The Humanitarian Affairs Section plays a pivotal role in various humanitarian events organised in or from Geneva. The recent High-Level Pledging Event on the Humanitarian Crisis in Yemen, co-organised in a hybrid format with Sweden and the UN Office for the Coordination of Humanitarian Affairs (OCHA), is a good example: first, we had to set the agenda for the meeting, ensure that all the parties concerned, including local stakeholders, were represented, and call on the states involved to set their sights high in their financial contributions.
Let me give you another concrete example of Geneva's pivotal role: together with the ICRC, the UNHCR, the World Food Programme, Médecins Sans Frontières Switzerland and the Centre for Humanitarian Dialogue, we provided instrumental support for the establishment of the Centre of Competence on Humanitarian Negotiation in Geneva in 2016. This initiative, which is now a permanent fixture, allows key humanitarian actors in Geneva to share their expertise on a vital issue: ensuring access to populations most severely affected by conflicts.
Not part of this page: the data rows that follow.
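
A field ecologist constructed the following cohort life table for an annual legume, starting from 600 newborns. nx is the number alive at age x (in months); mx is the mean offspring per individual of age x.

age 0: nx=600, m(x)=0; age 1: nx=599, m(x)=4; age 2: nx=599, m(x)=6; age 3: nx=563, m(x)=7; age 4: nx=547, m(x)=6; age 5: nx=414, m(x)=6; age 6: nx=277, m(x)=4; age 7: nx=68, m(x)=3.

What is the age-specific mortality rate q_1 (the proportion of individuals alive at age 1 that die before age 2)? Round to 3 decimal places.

lx = nx/n0 = nx/600: 1, 0.99833…, 0.99833…, 0.93833…, 0.91167…, 0.69, 0.46167…, 0.11333…
q_1 = (l_1 − l_2) / l_1 = (0.998333… − 0.998333…) / 0.998333…
     = 0 / 0.998333… = 0 → 0.000

0.000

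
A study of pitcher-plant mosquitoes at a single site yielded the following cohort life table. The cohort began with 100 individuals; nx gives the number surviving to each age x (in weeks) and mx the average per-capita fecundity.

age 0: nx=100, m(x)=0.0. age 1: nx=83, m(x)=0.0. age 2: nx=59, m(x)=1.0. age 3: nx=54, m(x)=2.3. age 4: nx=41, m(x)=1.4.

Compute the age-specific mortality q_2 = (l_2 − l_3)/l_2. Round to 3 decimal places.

lx = nx/n0 = nx/100: 1, 0.83, 0.59, 0.54, 0.41
q_2 = (l_2 − l_3) / l_2 = (0.59 − 0.54) / 0.59
     = 0.05 / 0.59 = 0.084746… → 0.085

0.085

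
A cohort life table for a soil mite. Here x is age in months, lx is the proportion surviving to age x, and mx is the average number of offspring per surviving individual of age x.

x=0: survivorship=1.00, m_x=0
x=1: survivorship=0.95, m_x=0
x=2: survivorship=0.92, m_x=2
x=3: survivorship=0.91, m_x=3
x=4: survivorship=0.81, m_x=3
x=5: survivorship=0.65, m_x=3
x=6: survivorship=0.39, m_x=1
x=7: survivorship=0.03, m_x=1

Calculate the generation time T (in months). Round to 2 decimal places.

3.62

lx·mx: 0, 0, 1.84, 2.73, 2.43, 1.95, 0.39, 0.03 → R0 = 9.37
x·lx·mx: 0, 0, 3.68, 8.19, 9.72, 9.75, 2.34, 0.21 → Σ = 33.89
T = 33.89 / 9.37 = 3.616862… → 3.62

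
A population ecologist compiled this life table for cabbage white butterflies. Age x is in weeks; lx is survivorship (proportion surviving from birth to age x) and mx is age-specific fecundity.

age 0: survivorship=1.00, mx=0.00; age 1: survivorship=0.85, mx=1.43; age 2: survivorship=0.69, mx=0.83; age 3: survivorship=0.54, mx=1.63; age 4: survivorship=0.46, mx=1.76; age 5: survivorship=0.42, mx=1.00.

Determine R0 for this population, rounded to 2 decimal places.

3.90

lx·mx by age: 0, 1.2155, 0.5727, 0.8802, 0.8096, 0.42
R0 = Σ lx·mx = 3.898 → 3.90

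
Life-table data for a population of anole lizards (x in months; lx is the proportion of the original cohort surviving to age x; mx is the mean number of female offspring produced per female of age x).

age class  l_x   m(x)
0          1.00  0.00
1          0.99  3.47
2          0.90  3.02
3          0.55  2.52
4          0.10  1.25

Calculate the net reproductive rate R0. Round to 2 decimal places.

7.66

lx·mx by age: 0, 3.4353, 2.718, 1.386, 0.125
R0 = Σ lx·mx = 7.6643 → 7.66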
What's involved in representing Switzerland's interests in international humanitarian organisations?
Our section represents Switzerland, for example, in the governing bodies of humanitarian partners like the UNHCR, the ICRC and the International Organization for Migration. It also ensures that funds provided are well-managed so they're used as efficiently and effectively as possible.
The section also maintains a close dialogue with its partners in Geneva to understand their challenges and offer solutions so that they can continue to provide tailored responses to populations in need. For example, humanitarian organisations are now expected to redesign their programmes to minimise the carbon footprint of their activities. To send a strong signal of political support for these reforms, Switzerland was the first country to sponsor the Climate and Environment Charter for Humanitarian Organisations, which was initiated by members of the International Red Cross and Red Crescent Movement. Switzerland then contributed to a fund the ICRC set up to help it achieve the charter's objectives.
In adopting its digital foreign policy strategy, Switzerland has identified digitalisation as a thematic priority. Do digital technologies also play an important role in humanitarian work?
Digital technologies present both new opportunities and new challenges for humanitarian action. For example, mobile phones can help families separated by conflict or natural disasters to stay in touch or find each other. New technologies can be very useful in such cases. But they also carry risks: the recent cyberattack on the ICRC is a good example. Humanitarian organisations know that data theft puts the vulnerable people they serve, including those who are fleeing a conflict or in detention, at serious risk.
Partners can draw on Swiss expertise to find solutions. A good example is the collaboration between the ICRC and EPFL's EssentialTech Center, which aims to find digital solutions to protect humanitarian data and limit the impact of hate speech directed at humanitarian organisations on social media.
One mission, two roles
The role of the Swiss Mission in Geneva is twofold: on the one hand, the Multilateral Division, in close collaboration with the FDFA Headquarters in Bern, defends Switzerland's interests with the international organisations and institutions at the heart of international Geneva. One of its priorities is to work for a solid and effective multilateralism. In addition, the Host Country Division contributes to strengthening Geneva as a centre of global governance, by promoting the development of the conditions for the reception and work of the international community.